J. C. Alonso-Escalante1, D. F. Hamade2, C. P. Sodhi1, W. Fulton1, D. J. Hackam1, I. W. Nasr1 1Johns Hopkins University School Of Medicine,Pediatric Surgery,Baltimore, MD, USA 2American University Of Beirut School Of Medicine,Beirut, BEIRUT, Lebanon
Introduction:
The morbidity of traumatic brain injury (TBI) develops after the convergence of acute and chronic neuroinflammatory pathways that cause axonal injury. The role of the innate and adaptive immune systems in these processes remains incompletely understood.

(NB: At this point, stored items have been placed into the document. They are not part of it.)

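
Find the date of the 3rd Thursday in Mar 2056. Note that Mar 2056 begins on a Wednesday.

Mar 2056 begins on a Wednesday, so the first Thursday is Mar 2 (1 day later).
The 3rd Thursday is 2 weeks later: 2 + 14 = 16.

Mar 16, 2056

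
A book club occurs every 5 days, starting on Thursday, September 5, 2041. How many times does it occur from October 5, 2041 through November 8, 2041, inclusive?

7

Occurrences land 5·i days after September 5, 2041 for i = 0, 1, 2, …
October 5, 2041 is 30 days after the start; 30 ÷ 5 = 6 remainder 0. First occurrence in the window: #7 on October 5, 2041 (6×5 = 30 days in).
November 8, 2041 is 64 days after the start; 64 ÷ 5 = 12 remainder 4. Last occurrence in the window: #13 on November 4, 2041.
Occurrences #7 through #13: 7 in total.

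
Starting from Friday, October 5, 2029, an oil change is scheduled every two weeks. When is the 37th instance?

February 21, 2031

The 37th occurrence is 36 intervals after the first: 36 × 14 = 504 days after October 5, 2029.
October has 31 days — 26 days to the end of October leaves 478.
From end of October to end of 2029 is 61 days (417 left).
2030 has 365 days (52 left).
January has 31 days (21 left).
21 days into February → February 21, 2031.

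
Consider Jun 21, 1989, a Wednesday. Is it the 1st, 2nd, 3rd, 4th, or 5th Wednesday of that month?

Day 21 falls in week ⌈21/7⌉ of the month.
Days 1–7 hold the 1st Wednesday, 8–14 the 2nd, 15–21 the 3rd, 22–28 the 4th, 29–31 the 5th.
21 is in the range for the 3rd.

3rd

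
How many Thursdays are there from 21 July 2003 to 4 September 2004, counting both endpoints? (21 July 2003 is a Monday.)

21 July 2003 is a Monday; the first Thursday on or after it is 24 July 2003 (3 days later).
From 24 July 2003 to 4 September 2004: 160 + 248 = 408 days (rest of 2003, to 4 September 2004 in 2004).
408 ÷ 7 = 58 full weeks with remainder 2, so 58 more Thursdays after the first → 59.

59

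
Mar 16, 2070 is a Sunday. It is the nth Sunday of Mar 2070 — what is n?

Day 16 falls in week ⌈16/7⌉ of the month.
Days 1–7 hold the 1st Sunday, 8–14 the 2nd, 15–21 the 3rd, 22–28 the 4th, 29–31 the 5th.
16 is in the range for the 3rd.

3rd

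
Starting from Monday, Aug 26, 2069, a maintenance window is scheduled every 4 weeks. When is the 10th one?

The 10th occurrence is 9 intervals after the first: 9 × 28 = 252 days after Aug 26, 2069.
Aug has 31 days — 5 days to the end of Aug leaves 247.
Sep has 30 days (217 left).
Oct has 31 days (186 left).
Nov has 30 days (156 left).
Dec has 31 days (125 left).
Jan has 31 days (94 left).
Feb has 28 days (66 left).
Mar has 31 days (35 left).
Apr has 30 days (5 left).
5 days into May → May 5, 2070.

May 5, 2070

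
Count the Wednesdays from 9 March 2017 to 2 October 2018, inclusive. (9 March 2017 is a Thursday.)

81

9 March 2017 is a Thursday; the first Wednesday on or after it is 15 March 2017 (6 days later).
From 15 March 2017 to 2 October 2018: 291 + 275 = 566 days (rest of 2017, to 2 October 2018 in 2018).
566 ÷ 7 = 80 full weeks with remainder 6, so 80 more Wednesdays after the first → 81.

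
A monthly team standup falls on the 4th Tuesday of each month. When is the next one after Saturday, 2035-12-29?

2036-01-22

December 2035 starts on a Saturday; its first Tuesday is the 4th, so the 4th Tuesday is the 25th — 2035-12-25.
That is not after 2035-12-29, so look at January 2036.
January 2036 starts on a Tuesday; its first Tuesday is the 1st, so the 4th Tuesday is the 22nd — 2036-01-22.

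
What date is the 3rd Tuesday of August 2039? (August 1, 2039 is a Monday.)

August 16, 2039

August 2039 begins on a Monday, so the first Tuesday is August 2 (1 day later).
The 3rd Tuesday is 2 weeks later: 2 + 14 = 16.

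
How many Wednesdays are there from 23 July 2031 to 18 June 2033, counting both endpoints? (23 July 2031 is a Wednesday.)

100

23 July 2031 is a Wednesday; the first Wednesday on or after it is 23 July 2031.
From 23 July 2031 to 18 June 2033: 161 + 366 + 169 = 696 days (rest of 2031, 2032, to 18 June 2033 in 2033).
696 ÷ 7 = 99 full weeks with remainder 3, so 99 more Wednesdays after the first → 100.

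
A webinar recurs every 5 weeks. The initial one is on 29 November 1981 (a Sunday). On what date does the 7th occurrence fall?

27 June 1982

The 7th occurrence is 6 intervals after the first: 6 × 35 = 210 days after 29 November 1981.
November has 30 days — 1 day to the end of November leaves 209.
December has 31 days (178 left).
January has 31 days (147 left).
February has 28 days (119 left).
March has 31 days (88 left).
April has 30 days (58 left).
May has 31 days (27 left).
27 days into June → 27 June 1982.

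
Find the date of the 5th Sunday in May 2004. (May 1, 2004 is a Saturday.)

30 May 2004

May 2004 begins on a Saturday, so the first Sunday is May 2 (1 day later).
The 5th Sunday is 4 weeks later: 2 + 28 = 30.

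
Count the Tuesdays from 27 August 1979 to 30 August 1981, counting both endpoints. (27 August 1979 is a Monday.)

105

27 August 1979 is a Monday; the first Tuesday on or after it is 28 August 1979 (1 day later).
From 28 August 1979 to 30 August 1981: 125 + 366 + 242 = 733 days (rest of 1979, 1980, to 30 August 1981 in 1981).
733 ÷ 7 = 104 full weeks with remainder 5, so 104 more Tuesdays after the first → 105.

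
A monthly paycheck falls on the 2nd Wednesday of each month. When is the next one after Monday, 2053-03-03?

March 2053 starts on a Saturday; its first Wednesday is the 5th, so the 2nd Wednesday is the 12th — 2053-03-12.
2053-03-12 is after 2053-03-03, so that is the next one.

2053-03-12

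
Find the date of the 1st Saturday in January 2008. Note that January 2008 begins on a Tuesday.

January 2008 begins on a Tuesday, so the first Saturday is January 5 (4 days later).

January 5, 2008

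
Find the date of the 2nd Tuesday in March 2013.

2013-03-12

The first Tuesday of March 2013 is March 5.
The 2nd Tuesday is 1 weeks later: 5 + 7 = 12.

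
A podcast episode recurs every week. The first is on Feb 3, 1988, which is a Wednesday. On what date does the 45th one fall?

The 45th occurrence is 44 intervals after the first: 44 × 7 = 308 days after Feb 3, 1988.
Feb has 29 days — 26 days to the end of Feb leaves 282.
Mar has 31 days (251 left).
Apr has 30 days (221 left).
May has 31 days (190 left).
Jun has 30 days (160 left).
Jul has 31 days (129 left).
Aug has 31 days (98 left).
Sep has 30 days (68 left).
Oct has 31 days (37 left).
Nov has 30 days (7 left).
7 days into Dec → Dec 7, 1988.

Dec 7, 1988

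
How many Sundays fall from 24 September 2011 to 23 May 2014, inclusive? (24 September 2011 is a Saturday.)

139

24 September 2011 is a Saturday; the first Sunday on or after it is 25 September 2011 (1 day later).
From 25 September 2011 to 23 May 2014: 97 + 366 + 365 + 143 = 971 days (rest of 2011, 2012, 2013, to 23 May 2014 in 2014).
971 ÷ 7 = 138 full weeks with remainder 5, so 138 more Sundays after the first → 139.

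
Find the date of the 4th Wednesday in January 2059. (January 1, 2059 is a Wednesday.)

2059-01-22

January 2059 begins on a Wednesday, so the first Wednesday is January 1.
The 4th Wednesday is 3 weeks later: 1 + 21 = 22.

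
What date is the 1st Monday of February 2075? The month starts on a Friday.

February 2075 begins on a Friday, so the first Monday is February 4 (3 days later).

4 February 2075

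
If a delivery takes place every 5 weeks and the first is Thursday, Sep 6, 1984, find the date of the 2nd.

The 2nd occurrence is 1 interval after the first: 1 × 35 = 35 days after Sep 6, 1984.
Sep has 30 days — 24 days to the end of Sep leaves 11.
11 days into Oct → Oct 11, 1984.

Oct 11, 1984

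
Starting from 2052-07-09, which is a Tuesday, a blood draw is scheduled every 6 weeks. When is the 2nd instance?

2052-08-20

The 2nd occurrence is 1 interval after the first: 1 × 42 = 42 days after 2052-07-09.
July has 31 days — 22 days to the end of July leaves 20.
20 days into August → 2052-08-20.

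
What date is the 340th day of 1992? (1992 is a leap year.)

Dec 5, 1992

Jan has 31 days (340 − 31 = 309 remain).
Feb has 29 days (309 − 29 = 280 remain).
Mar has 31 days (280 − 31 = 249 remain).
Apr has 30 days (249 − 30 = 219 remain).
May has 31 days (219 − 31 = 188 remain).
Jun has 30 days (188 − 30 = 158 remain).
Jul has 31 days (158 − 31 = 127 remain).
Aug has 31 days (127 − 31 = 96 remain).
Sep has 30 days (96 − 30 = 66 remain).
Oct has 31 days (66 − 31 = 35 remain).
Nov has 30 days (35 − 30 = 5 remain).
5 into Dec → Dec 5.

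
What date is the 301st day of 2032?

January has 31 days (301 − 31 = 270 remain).
February has 29 days (270 − 29 = 241 remain).
March has 31 days (241 − 31 = 210 remain).
April has 30 days (210 − 30 = 180 remain).
May has 31 days (180 − 31 = 149 remain).
June has 30 days (149 − 30 = 119 remain).
July has 31 days (119 − 31 = 88 remain).
August has 31 days (88 − 31 = 57 remain).
September has 30 days (57 − 30 = 27 remain).
27 into October → October 27.

2032-10-27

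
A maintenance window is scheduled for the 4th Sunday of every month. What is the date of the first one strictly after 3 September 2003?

28 September 2003

September 2003 starts on a Monday; its first Sunday is the 7th, so the 4th Sunday is the 28th — 28 September 2003.
28 September 2003 is after 3 September 2003, so that is the next one.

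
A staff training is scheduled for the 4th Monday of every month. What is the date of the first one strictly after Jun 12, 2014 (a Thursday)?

Jun 2014 starts on a Sunday; its first Monday is the 2nd, so the 4th Monday is the 23rd — Jun 23, 2014.
Jun 23, 2014 is after Jun 12, 2014, so that is the next one.

Jun 23, 2014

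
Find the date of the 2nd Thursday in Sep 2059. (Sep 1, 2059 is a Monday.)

Sep 11, 2059

Sep 2059 begins on a Monday, so the first Thursday is Sep 4 (3 days later).
The 2nd Thursday is 1 weeks later: 4 + 7 = 11.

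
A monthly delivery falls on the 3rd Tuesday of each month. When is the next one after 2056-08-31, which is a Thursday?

August 2056 starts on a Tuesday; its first Tuesday is the 1st, so the 3rd Tuesday is the 15th — 2056-08-15.
That is not after 2056-08-31, so look at September 2056.
September 2056 starts on a Friday; its first Tuesday is the 5th, so the 3rd Tuesday is the 19th — 2056-09-19.

2056-09-19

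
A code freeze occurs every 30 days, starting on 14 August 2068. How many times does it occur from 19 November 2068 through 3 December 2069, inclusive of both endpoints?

Occurrences land 30·i days after 14 August 2068 for i = 0, 1, 2, …
19 November 2068 is 97 days after the start; 97 ÷ 30 = 3 remainder 7; since the remainder is 7, round up to i = 4. First occurrence in the window: #5 on 12 December 2068 (4×30 = 120 days in).
3 December 2069 is 476 days after the start; 476 ÷ 30 = 15 remainder 26. Last occurrence in the window: #16 on 7 November 2069.
Occurrences #5 through #16: 12 in total.

12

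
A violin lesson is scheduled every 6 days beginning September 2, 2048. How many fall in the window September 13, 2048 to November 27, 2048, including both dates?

13

Occurrences land 6·i days after September 2, 2048 for i = 0, 1, 2, …
September 13, 2048 is 11 days after the start; 11 ÷ 6 = 1 remainder 5; since the remainder is 5, round up to i = 2. First occurrence in the window: #3 on September 14, 2048 (2×6 = 12 days in).
November 27, 2048 is 86 days after the start; 86 ÷ 6 = 14 remainder 2. Last occurrence in the window: #15 on November 25, 2048.
Occurrences #3 through #15: 13 in total.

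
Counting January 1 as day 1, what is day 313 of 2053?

January has 31 days (313 − 31 = 282 remain).
February has 28 days (282 − 28 = 254 remain).
March has 31 days (254 − 31 = 223 remain).
April has 30 days (223 − 30 = 193 remain).
May has 31 days (193 − 31 = 162 remain).
June has 30 days (162 − 30 = 132 remain).
July has 31 days (132 − 31 = 101 remain).
August has 31 days (101 − 31 = 70 remain).
September has 30 days (70 − 30 = 40 remain).
October has 31 days (40 − 31 = 9 remain).
9 into November → November 9.

9 November 2053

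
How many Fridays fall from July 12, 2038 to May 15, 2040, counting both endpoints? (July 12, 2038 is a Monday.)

96

July 12, 2038 is a Monday; the first Friday on or after it is July 16, 2038 (4 days later).
From July 16, 2038 to May 15, 2040: 168 + 365 + 136 = 669 days (rest of 2038, 2039, to May 15, 2040 in 2040).
669 ÷ 7 = 95 full weeks with remainder 4, so 95 more Fridays after the first → 96.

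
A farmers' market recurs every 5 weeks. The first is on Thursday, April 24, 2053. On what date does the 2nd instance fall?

May 29, 2053

The 2nd occurrence is 1 interval after the first: 1 × 35 = 35 days after April 24, 2053.
April has 30 days — 6 days to the end of April leaves 29.
29 days into May → May 29, 2053.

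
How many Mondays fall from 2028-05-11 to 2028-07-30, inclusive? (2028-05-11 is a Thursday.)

11

2028-05-11 is a Thursday; the first Monday on or after it is 2028-05-15 (4 days later).
From 2028-05-15 to 2028-07-30: 16 + 30 + 30 = 76 days (rest of May, June, July).
76 ÷ 7 = 10 full weeks with remainder 6, so 10 more Mondays after the first → 11.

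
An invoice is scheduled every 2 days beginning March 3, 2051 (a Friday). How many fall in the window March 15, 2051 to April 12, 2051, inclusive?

Occurrences land 2·i days after March 3, 2051 for i = 0, 1, 2, …
March 15, 2051 is 12 days after the start; 12 ÷ 2 = 6 remainder 0. First occurrence in the window: #7 on March 15, 2051 (6×2 = 12 days in).
April 12, 2051 is 40 days after the start; 40 ÷ 2 = 20 remainder 0. Last occurrence in the window: #21 on April 12, 2051.
Occurrences #7 through #21: 15 in total.

15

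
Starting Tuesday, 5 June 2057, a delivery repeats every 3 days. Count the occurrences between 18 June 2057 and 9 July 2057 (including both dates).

7

Occurrences land 3·i days after 5 June 2057 for i = 0, 1, 2, …
18 June 2057 is 13 days after the start; 13 ÷ 3 = 4 remainder 1; since the remainder is 1, round up to i = 5. First occurrence in the window: #6 on 20 June 2057 (5×3 = 15 days in).
9 July 2057 is 34 days after the start; 34 ÷ 3 = 11 remainder 1. Last occurrence in the window: #12 on 8 July 2057.
Occurrences #6 through #12: 7 in total.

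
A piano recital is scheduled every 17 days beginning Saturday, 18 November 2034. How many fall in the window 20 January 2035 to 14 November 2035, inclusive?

18

Occurrences land 17·i days after 18 November 2034 for i = 0, 1, 2, …
20 January 2035 is 63 days after the start; 63 ÷ 17 = 3 remainder 12; since the remainder is 12, round up to i = 4. First occurrence in the window: #5 on 25 January 2035 (4×17 = 68 days in).
14 November 2035 is 361 days after the start; 361 ÷ 17 = 21 remainder 4. Last occurrence in the window: #22 on 10 November 2035.
Occurrences #5 through #22: 18 in total.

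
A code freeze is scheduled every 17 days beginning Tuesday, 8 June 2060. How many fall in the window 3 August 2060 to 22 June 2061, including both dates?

19

Occurrences land 17·i days after 8 June 2060 for i = 0, 1, 2, …
3 August 2060 is 56 days after the start; 56 ÷ 17 = 3 remainder 5; since the remainder is 5, round up to i = 4. First occurrence in the window: #5 on 15 August 2060 (4×17 = 68 days in).
22 June 2061 is 379 days after the start; 379 ÷ 17 = 22 remainder 5. Last occurrence in the window: #23 on 17 June 2061.
Occurrences #5 through #23: 19 in total.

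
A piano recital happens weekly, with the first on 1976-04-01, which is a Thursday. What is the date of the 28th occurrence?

1976-10-07

The 28th occurrence is 27 intervals after the first: 27 × 7 = 189 days after 1976-04-01.
April has 30 days — 29 days to the end of April leaves 160.
May has 31 days (129 left).
June has 30 days (99 left).
July has 31 days (68 left).
August has 31 days (37 left).
September has 30 days (7 left).
7 days into October → 1976-10-07.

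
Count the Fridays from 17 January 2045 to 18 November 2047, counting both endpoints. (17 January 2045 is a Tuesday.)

148

17 January 2045 is a Tuesday; the first Friday on or after it is 20 January 2045 (3 days later).
From 20 January 2045 to 18 November 2047: 345 + 365 + 322 = 1032 days (rest of 2045, 2046, to 18 November 2047 in 2047).
1032 ÷ 7 = 147 full weeks with remainder 3, so 147 more Fridays after the first → 148.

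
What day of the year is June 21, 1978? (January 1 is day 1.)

Days in months before June: 31 + 28 + 31 + 30 + 31 = 151.
Plus 21 days into June → day 172.

172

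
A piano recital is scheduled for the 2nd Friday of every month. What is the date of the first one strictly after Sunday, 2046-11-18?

2046-12-14

November 2046 starts on a Thursday; its first Friday is the 2nd, so the 2nd Friday is the 9th — 2046-11-09.
That is not after 2046-11-18, so look at December 2046.
December 2046 starts on a Saturday; its first Friday is the 7th, so the 2nd Friday is the 14th — 2046-12-14.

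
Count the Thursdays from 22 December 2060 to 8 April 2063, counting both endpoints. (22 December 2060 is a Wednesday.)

120

22 December 2060 is a Wednesday; the first Thursday on or after it is 23 December 2060 (1 day later).
From 23 December 2060 to 8 April 2063: 8 + 365 + 365 + 98 = 836 days (rest of 2060, 2061, 2062, to 8 April 2063 in 2063).
836 ÷ 7 = 119 full weeks with remainder 3, so 119 more Thursdays after the first → 120.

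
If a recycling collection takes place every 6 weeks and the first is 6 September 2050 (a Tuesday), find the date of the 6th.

4 April 2051

The 6th occurrence is 5 intervals after the first: 5 × 42 = 210 days after 6 September 2050.
September has 30 days — 24 days to the end of September leaves 186.
October has 31 days (155 left).
November has 30 days (125 left).
December has 31 days (94 left).
January has 31 days (63 left).
February has 28 days (35 left).
March has 31 days (4 left).
4 days into April → 4 April 2051.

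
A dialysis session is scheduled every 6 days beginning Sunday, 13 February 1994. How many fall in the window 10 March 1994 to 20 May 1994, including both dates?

Occurrences land 6·i days after 13 February 1994 for i = 0, 1, 2, …
10 March 1994 is 25 days after the start; 25 ÷ 6 = 4 remainder 1; since the remainder is 1, round up to i = 5. First occurrence in the window: #6 on 15 March 1994 (5×6 = 30 days in).
20 May 1994 is 96 days after the start; 96 ÷ 6 = 16 remainder 0. Last occurrence in the window: #17 on 20 May 1994.
Occurrences #6 through #17: 12 in total.

12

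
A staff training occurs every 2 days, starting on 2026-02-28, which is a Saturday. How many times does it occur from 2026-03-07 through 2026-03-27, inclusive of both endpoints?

Occurrences land 2·i days after 2026-02-28 for i = 0, 1, 2, …
2026-03-07 is 7 days after the start; 7 ÷ 2 = 3 remainder 1; since the remainder is 1, round up to i = 4. First occurrence in the window: #5 on 2026-03-08 (4×2 = 8 days in).
2026-03-27 is 27 days after the start; 27 ÷ 2 = 13 remainder 1. Last occurrence in the window: #14 on 2026-03-26.
Occurrences #5 through #14: 10 in total.

10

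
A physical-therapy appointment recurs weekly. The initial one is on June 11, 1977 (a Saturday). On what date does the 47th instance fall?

April 29, 1978

The 47th occurrence is 46 intervals after the first: 46 × 7 = 322 days after June 11, 1977.
June has 30 days — 19 days to the end of June leaves 303.
July has 31 days (272 left).
August has 31 days (241 left).
September has 30 days (211 left).
October has 31 days (180 left).
November has 30 days (150 left).
December has 31 days (119 left).
January has 31 days (88 left).
February has 28 days (60 left).
March has 31 days (29 left).
29 days into April → April 29, 1978.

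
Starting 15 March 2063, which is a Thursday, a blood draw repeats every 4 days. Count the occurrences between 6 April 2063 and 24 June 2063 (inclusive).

Occurrences land 4·i days after 15 March 2063 for i = 0, 1, 2, …
6 April 2063 is 22 days after the start; 22 ÷ 4 = 5 remainder 2; since the remainder is 2, round up to i = 6. First occurrence in the window: #7 on 8 April 2063 (6×4 = 24 days in).
24 June 2063 is 101 days after the start; 101 ÷ 4 = 25 remainder 1. Last occurrence in the window: #26 on 23 June 2063.
Occurrences #7 through #26: 20 in total.

20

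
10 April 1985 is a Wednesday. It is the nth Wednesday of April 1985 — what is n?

Day 10 falls in week ⌈10/7⌉ of the month.
Days 1–7 hold the 1st Wednesday, 8–14 the 2nd, 15–21 the 3rd, 22–28 the 4th, 29–31 the 5th.
10 is in the range for the 2nd.

2nd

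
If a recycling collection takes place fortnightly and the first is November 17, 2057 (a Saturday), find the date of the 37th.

April 5, 2059

The 37th occurrence is 36 intervals after the first: 36 × 14 = 504 days after November 17, 2057.
November has 30 days — 13 days to the end of November leaves 491.
From end of November to end of 2057 is 31 days (460 left).
2058 has 365 days (95 left).
January has 31 days (64 left).
February has 28 days (36 left).
March has 31 days (5 left).
5 days into April → April 5, 2059.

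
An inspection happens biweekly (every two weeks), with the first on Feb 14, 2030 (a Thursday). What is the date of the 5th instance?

Apr 11, 2030

The 5th occurrence is 4 intervals after the first: 4 × 14 = 56 days after Feb 14, 2030.
Feb has 28 days — 14 days to the end of Feb leaves 42.
Mar has 31 days (11 left).
11 days into Apr → Apr 11, 2030.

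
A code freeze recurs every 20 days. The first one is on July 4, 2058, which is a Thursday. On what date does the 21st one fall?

The 21st occurrence is 20 intervals after the first: 20 × 20 = 400 days after July 4, 2058.
July has 31 days — 27 days to the end of July leaves 373.
August has 31 days (342 left).
September has 30 days (312 left).
October has 31 days (281 left).
November has 30 days (251 left).
December has 31 days (220 left).
January has 31 days (189 left).
February has 28 days (161 left).
March has 31 days (130 left).
April has 30 days (100 left).
May has 31 days (69 left).
June has 30 days (39 left).
July has 31 days (8 left).
8 days into August → August 8, 2059.

August 8, 2059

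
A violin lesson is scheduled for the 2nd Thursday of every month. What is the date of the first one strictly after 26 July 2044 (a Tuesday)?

July 2044 starts on a Friday; its first Thursday is the 7th, so the 2nd Thursday is the 14th — 14 July 2044.
That is not after 26 July 2044, so look at August 2044.
August 2044 starts on a Monday; its first Thursday is the 4th, so the 2nd Thursday is the 11th — 11 August 2044.

11 August 2044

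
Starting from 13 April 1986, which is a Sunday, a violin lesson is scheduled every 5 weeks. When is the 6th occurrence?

5 October 1986

The 6th occurrence is 5 intervals after the first: 5 × 35 = 175 days after 13 April 1986.
April has 30 days — 17 days to the end of April leaves 158.
May has 31 days (127 left).
June has 30 days (97 left).
July has 31 days (66 left).
August has 31 days (35 left).
September has 30 days (5 left).
5 days into October → 5 October 1986.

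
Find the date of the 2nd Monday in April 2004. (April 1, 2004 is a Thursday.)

April 2004 begins on a Thursday, so the first Monday is April 5 (4 days later).
The 2nd Monday is 1 weeks later: 5 + 7 = 12.

2004-04-12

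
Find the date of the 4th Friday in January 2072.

January 2072 begins on a Friday, so the first Friday is January 1.
The 4th Friday is 3 weeks later: 1 + 21 = 22.

2072-01-22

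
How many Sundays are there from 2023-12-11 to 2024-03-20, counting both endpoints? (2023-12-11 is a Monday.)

14

2023-12-11 is a Monday; the first Sunday on or after it is 2023-12-17 (6 days later).
From 2023-12-17 to 2024-03-20: 14 + 31 + 29 + 20 = 94 days (rest of December, January, February, March).
94 ÷ 7 = 13 full weeks with remainder 3, so 13 more Sundays after the first → 14.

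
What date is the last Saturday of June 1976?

June 1976 begins on a Tuesday, so the first Saturday is June 5 (4 days later).
June 1976 has 30 days. Adding weeks: 5, 12, 19, 26 — the last one ≤ 30 is the 26th.

June 26, 1976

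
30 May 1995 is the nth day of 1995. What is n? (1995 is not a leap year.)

Days in months before May: 31 + 28 + 31 + 30 = 120.
Plus 30 days into May → day 150.

150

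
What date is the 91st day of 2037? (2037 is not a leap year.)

Apr 1, 2037

Jan has 31 days (91 − 31 = 60 remain).
Feb has 28 days (60 − 28 = 32 remain).
Mar has 31 days (32 − 31 = 1 remain).
1 into Apr → Apr 1.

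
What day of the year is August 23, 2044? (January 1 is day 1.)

236

Days in months before August: 31 + 29 + 31 + 30 + 31 + 30 + 31 = 213.
Plus 23 days into August → day 236.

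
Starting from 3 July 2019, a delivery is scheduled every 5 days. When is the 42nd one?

24 January 2020

The 42nd occurrence is 41 intervals after the first: 41 × 5 = 205 days after 3 July 2019.
July has 31 days — 28 days to the end of July leaves 177.
August has 31 days (146 left).
September has 30 days (116 left).
October has 31 days (85 left).
November has 30 days (55 left).
December has 31 days (24 left).
24 days into January → 24 January 2020.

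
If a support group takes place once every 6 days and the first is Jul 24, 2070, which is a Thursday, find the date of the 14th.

Oct 10, 2070

The 14th occurrence is 13 intervals after the first: 13 × 6 = 78 days after Jul 24, 2070.
Jul has 31 days — 7 days to the end of Jul leaves 71.
Aug has 31 days (40 left).
Sep has 30 days (10 left).
10 days into Oct → Oct 10, 2070.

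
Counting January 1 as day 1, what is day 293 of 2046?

2046-10-20

January has 31 days (293 − 31 = 262 remain).
February has 28 days (262 − 28 = 234 remain).
March has 31 days (234 − 31 = 203 remain).
April has 30 days (203 − 30 = 173 remain).
May has 31 days (173 − 31 = 142 remain).
June has 30 days (142 − 30 = 112 remain).
July has 31 days (112 − 31 = 81 remain).
August has 31 days (81 − 31 = 50 remain).
September has 30 days (50 − 30 = 20 remain).
20 into October → October 20.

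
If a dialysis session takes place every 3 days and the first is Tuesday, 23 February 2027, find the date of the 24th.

3 May 2027

The 24th occurrence is 23 intervals after the first: 23 × 3 = 69 days after 23 February 2027.
February has 28 days — 5 days to the end of February leaves 64.
March has 31 days (33 left).
April has 30 days (3 left).
3 days into May → 3 May 2027.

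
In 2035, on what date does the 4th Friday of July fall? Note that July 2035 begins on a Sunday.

July 27, 2035

July 2035 begins on a Sunday, so the first Friday is July 6 (5 days later).
The 4th Friday is 3 weeks later: 6 + 21 = 27.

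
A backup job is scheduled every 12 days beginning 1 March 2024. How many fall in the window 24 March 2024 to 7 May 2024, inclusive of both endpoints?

4

Occurrences land 12·i days after 1 March 2024 for i = 0, 1, 2, …
24 March 2024 is 23 days after the start; 23 ÷ 12 = 1 remainder 11; since the remainder is 11, round up to i = 2. First occurrence in the window: #3 on 25 March 2024 (2×12 = 24 days in).
7 May 2024 is 67 days after the start; 67 ÷ 12 = 5 remainder 7. Last occurrence in the window: #6 on 30 April 2024.
Occurrences #3 through #6: 4 in total.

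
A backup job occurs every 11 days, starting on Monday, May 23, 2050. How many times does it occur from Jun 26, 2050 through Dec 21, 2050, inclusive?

16

Occurrences land 11·i days after May 23, 2050 for i = 0, 1, 2, …
Jun 26, 2050 is 34 days after the start; 34 ÷ 11 = 3 remainder 1; since the remainder is 1, round up to i = 4. First occurrence in the window: #5 on Jul 6, 2050 (4×11 = 44 days in).
Dec 21, 2050 is 212 days after the start; 212 ÷ 11 = 19 remainder 3. Last occurrence in the window: #20 on Dec 18, 2050.
Occurrences #5 through #20: 16 in total.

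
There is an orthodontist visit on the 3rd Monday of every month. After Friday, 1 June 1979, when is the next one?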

We now hypothesize that innate toll-like receptor 4 (TLR4), and adaptive immune cells are decisive in the development of TBI in mice, and sought to address this by development of an experimental model of TBI in 4-8 week-old male mice.
Methods:
A Controlled Cortical Impact (CCI) murine TBI model using C57BL/6 wild-type (WT), adaptive immune deficient Rag1 KO, and innate immune receptor TLR4 knockout (KO) mice, was performed by shooting a 3-mm diameter piston over intact dura mater with a speed of 2m/s, and a depth of 1.5mm. The volume of brain injury was assessed using H&E stained sections and quantitative microscopy, and MRI of total cerebral cortex. Using confocal immunofluorescence (IF) stained for CD3, TUNEL and NeuN, sections of injured cortex were labeled to determine the extent of CD3+ cell infiltration and neuronal apoptosis. All analyses were performed at 1 day and 7 days after CCI.
Results:
The Volume of brain injury, as measured by MRI, showed a mean lesion volume of 81±2mm3 in WT C57BL/6 mice (n=2), 140±7mm3 in Rag1 KO mice (n=3), and 156±2mm3 in TLR4 KO mice (n=3) 1 day after cortical impact. After 7 days, the mean lesion volumes were 50±3mm3 in WT C57BL/6 mice (n=2), 132±3mm3 in Rag1 KO mice (n=2), and 36±1mm3 in TLR4 KO mice (n=2). H&E results were positively correlated with MRI results and demonstrated a volume of 90±5mm3 and 56±8mm3 in C57BL/6 WT, 148±4mm3 and 160±5mm3 in Rag1 KO, 180±6mm3 and 28±4mm3 in TLR4 KO mice, all at 1 day and 1 week post-TBI respectively. TLR4 KO mice showed a statistically significant increase in the number of apoptotic neurons (208±26cells/hpf) compared to WT C57BL/6 (87±6cells/hpf) 1 day after CCI. After 1 week of trauma, TLR4 KO mice showed a significant decrease in apoptotic neurons (126±1cells/hpf) when compared to WT C57BL/6 (210±7cells/hpf) (p<0.05). CD3+ cell infiltration was significantly greater at 1 day after CCI in TLR4 KO mice (14±1cells/hpf) vs WT C57/BL6 mice (8±2 cells/hpf) (p<0.05). Strikingly, after 1 week of CCI, CD3+ cell infiltration was significantly decreased in TLR4 KO mice (6.3±1cells/hpf) vs WT C57BL/6 mice (12±2cells/hpf) (p<0.05) suggesting a significant role for the innate immune system in the pathogenesis of this disease.
Conclusion:
We now conclude that in accordance with our hypothesis, the development of TBI in mice requires the input of the innate and adaptive immune system, and that these findings are time dependent. These results raise the possibility that strategies that modulate the innate and adaptive immune systems may have a role in reducing the severity of brain injury in post-TBI patients.